Young Adult

After delivering the crowd-pleasing dramedies Juno and Up in the Air, Jason Reitman re-teams with Juno scribe Diablo Cody, blessedly eschewing the idiosyncratic slang dialogue that made her such a polarizing screenwriter, to deliver a bleak, crowd-numbing anti-comedy.

Charlize Theron stars as Mavis, a bitchy former prom queen and now author of several disposable "young adult" novels (think Sweet Valley High, which Cody herself has been hired to adapt for the screen) who returns to her small Minnesota hometown for precisely one reason: to win back her old high school boyfriend (Patrick Wilson), now a contented husband and father.

From the get-go, it's clear to everyone but Mavis that her quest is insane. Why this narcissist embarks on such a pathetic endeavor without a smidgen of self-awareness is never convincingly explained. The only answer is that Mavis's loneliness has combined with her fundamental shallowness to make her lose her mind. Once you go with that, you get the movie, even if it doesn't have much else to offer.

It's obvious that Wilson's character, who's got a cool wife, an adorable baby, and an ordinary life with no complaints, will never go to the dark side, so absent any "will he or won't he hook up with Mavis" suspense, Young Adult is mostly just a wallow in 21st century thirtysomething misery.

There are upsides to this. For instance, Mavis's fictional hometown of Mercury, MN is hardly the cozy small town that Hollywood loves.
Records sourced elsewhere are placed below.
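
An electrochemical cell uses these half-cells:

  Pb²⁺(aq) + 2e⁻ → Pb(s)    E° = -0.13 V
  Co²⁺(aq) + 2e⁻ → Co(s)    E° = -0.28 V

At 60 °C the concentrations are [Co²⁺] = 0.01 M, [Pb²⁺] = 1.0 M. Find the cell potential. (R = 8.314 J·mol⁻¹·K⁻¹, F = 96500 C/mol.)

0.216 V

The Pb²⁺/Pb couple has the higher reduction potential and acts as the cathode, so E°_cell = -0.13 − (-0.28) = 0.15 V.
Balancing electrons gives n = 2; the reaction quotient is Q = [Co²⁺]/[Pb²⁺] = 0.0100.
E = E° − (RT/nF) ln Q = 0.15 − (8.314×333)/(2×96500) × (-4.605) = 0.150 + 0.066 = 0.216 V.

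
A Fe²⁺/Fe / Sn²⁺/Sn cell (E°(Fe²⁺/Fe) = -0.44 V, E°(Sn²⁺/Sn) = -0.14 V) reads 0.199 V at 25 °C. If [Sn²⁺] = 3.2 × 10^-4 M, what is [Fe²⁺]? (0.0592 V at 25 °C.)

0.83 M

From the Nernst equation, log Q = n(E° − E)/0.0592 = 2(0.30 − 0.199)/0.0592 = 3.412, so Q = 2580.
With Q = [Fe²⁺]/[Sn²⁺] and the known concentrations, [Fe²⁺] in the numerator gives [Fe²⁺] = 0.83 M.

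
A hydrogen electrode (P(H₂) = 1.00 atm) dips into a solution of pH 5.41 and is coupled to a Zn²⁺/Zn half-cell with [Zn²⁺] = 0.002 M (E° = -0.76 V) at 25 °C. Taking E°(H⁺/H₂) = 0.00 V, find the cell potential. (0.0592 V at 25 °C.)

0.52 V

The hydrogen couple is the cathode, so E°_cell = 0.76 V; n = 2.
[H⁺] = 10^(−5.41) = 3.9 × 10^-6 M, and Q = [Zn²⁺]·P(H₂) / [H⁺]^2 = 1.32 × 10^8.
E = E° − (0.0592/2) log Q = 0.76 − (0.0592/2)(8.121) = 0.520 V.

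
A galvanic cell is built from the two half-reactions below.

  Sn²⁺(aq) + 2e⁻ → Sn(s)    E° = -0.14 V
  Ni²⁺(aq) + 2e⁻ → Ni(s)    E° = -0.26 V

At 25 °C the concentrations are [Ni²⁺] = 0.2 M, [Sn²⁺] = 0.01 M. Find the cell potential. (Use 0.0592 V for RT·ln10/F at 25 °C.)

The Sn²⁺/Sn couple has the higher reduction potential and acts as the cathode, so E°_cell = -0.14 − (-0.26) = 0.12 V.
Balancing electrons gives n = 2; the reaction quotient is Q = [Ni²⁺]/[Sn²⁺] = 20.0.
At 25 °C, E = E° − (0.0592/n) log Q = 0.12 − (0.0592/2)(1.301) = 0.120 − 0.039 = 0.081 V.

0.081 V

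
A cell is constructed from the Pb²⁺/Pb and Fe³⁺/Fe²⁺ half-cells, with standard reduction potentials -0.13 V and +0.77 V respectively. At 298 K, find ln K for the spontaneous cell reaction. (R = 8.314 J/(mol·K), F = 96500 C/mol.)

ln K = 70.1

E°_cell = +0.77 − (-0.13) = 0.90 V, with n = 2 electrons transferred.
At equilibrium E = 0, so the Nernst equation gives ln K = nFE°/RT = (2)(96500)(0.90)/((8.314)(298)) = 70.11.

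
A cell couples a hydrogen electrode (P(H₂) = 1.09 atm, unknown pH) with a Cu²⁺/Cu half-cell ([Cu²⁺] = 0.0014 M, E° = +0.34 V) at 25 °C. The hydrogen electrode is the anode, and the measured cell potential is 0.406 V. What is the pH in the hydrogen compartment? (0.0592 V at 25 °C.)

E°_cell = 0.34 V and n = 2.
log Q = n(E° − E)/0.0592 = 2×(0.34 − 0.406)/0.0592 = -2.230.
With Q = [H⁺]^2 / ([Cu²⁺]·P(H₂)), solving for [H⁺] gives log[H⁺] = -2.523, so pH = 2.52.

pH = 2.52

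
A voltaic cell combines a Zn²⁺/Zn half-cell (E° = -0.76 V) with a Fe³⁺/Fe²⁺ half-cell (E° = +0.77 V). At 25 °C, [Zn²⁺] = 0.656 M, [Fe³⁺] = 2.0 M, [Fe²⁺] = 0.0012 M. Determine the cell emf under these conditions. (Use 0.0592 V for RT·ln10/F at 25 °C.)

The Fe³⁺/Fe²⁺ couple has the higher reduction potential and acts as the cathode, so E°_cell = +0.77 − (-0.76) = 1.53 V.
Balancing electrons gives n = 2; the reaction quotient is Q = [Zn²⁺]·[Fe²⁺]^2/[Fe³⁺]^2 = 2.36 × 10^-7.
At 25 °C, E = E° − (0.0592/n) log Q = 1.53 − (0.0592/2)(-6.627) = 1.530 + 0.196 = 1.726 V.

1.73 V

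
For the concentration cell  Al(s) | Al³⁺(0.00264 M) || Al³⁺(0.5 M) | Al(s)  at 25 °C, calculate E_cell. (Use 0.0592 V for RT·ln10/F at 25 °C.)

0.045 V

Both half-cells are Al³⁺/Al, so E°_cell = 0. The concentrated side is the cathode; the cell reaction moves Al³⁺ from high to low concentration with n = 3.
Q = [Al³⁺]_dilute/[Al³⁺]_conc = 0.00264/0.5 = 0.00528.
E = 0 − (0.0592/3) log Q = −(0.0592/3)(-2.277) = 0.0449 V.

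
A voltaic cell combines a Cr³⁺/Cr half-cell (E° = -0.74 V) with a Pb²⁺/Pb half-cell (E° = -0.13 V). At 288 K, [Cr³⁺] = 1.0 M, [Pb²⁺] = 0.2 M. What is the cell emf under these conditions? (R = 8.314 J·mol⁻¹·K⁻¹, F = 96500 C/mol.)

0.590 V

The Pb²⁺/Pb couple has the higher reduction potential and acts as the cathode, so E°_cell = -0.13 − (-0.74) = 0.61 V.
Balancing electrons gives n = 6; the reaction quotient is Q = [Cr³⁺]^2/[Pb²⁺]^3 = 125.
E = E° − (RT/nF) ln Q = 0.61 − (8.314×288)/(6×96500) × (4.828) = 0.610 − 0.020 = 0.590 V.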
Filled with chain restaurants – residents are thrilled that a Chipotle has just opened up – and housing tracts, it's an accurate depiction of the soulless Middle American landscape of today. Mavis's life in the "big city" – Minneapolis – is a joke as well: her ivory tower is just a messy apartment in a prison-like high-rise, and she sustains herself on fast food. (Mavis drinking coffee out of a "McCafe" cup is one of the film's subtler jabs at her pretenses of success.)

With her poorly-received book series coming to an end, a growing alcohol problem, and a lack of real friends, there is no hope in Mavis's life, and Young Adult doesn't offer her any. In this respect, it's hard to tell just what Diablo Cody thinks about her protagonist. Coming down from her own early peak (an Oscar for Juno) and subsequent disappointments (her script for Jennifer's Body was soundly trashed; her Showtime series United States of Tara was cancelled after two seasons), it's possible that Cody – who was also a high school prom queen and lived in Minneapolis for a spell – at least identifies with Mavis's predicament, if not with her character.

With Reitman's usual flair for unflattering visual authenticity and a fine cast of mostly unknowns – though Patton Oswalt impresses as a geek so reviled in high school that he was beaten within an inch of his life, and today walks with a cane – there's a lot of interesting things about Young Adult. But the film itself never jells. The scenes become repetitive, the drabness never lets up, and the emotions flatline, even during Mavis's climactic confrontation with, well, everybody.

In short, watching Young Adult is a deadening experience. If Reitman and Cody were aiming for an Alexander Payne-like examination of a modern American lost soul, they have instead landed squarely in Todd Solondz territory. Only without the ick factor.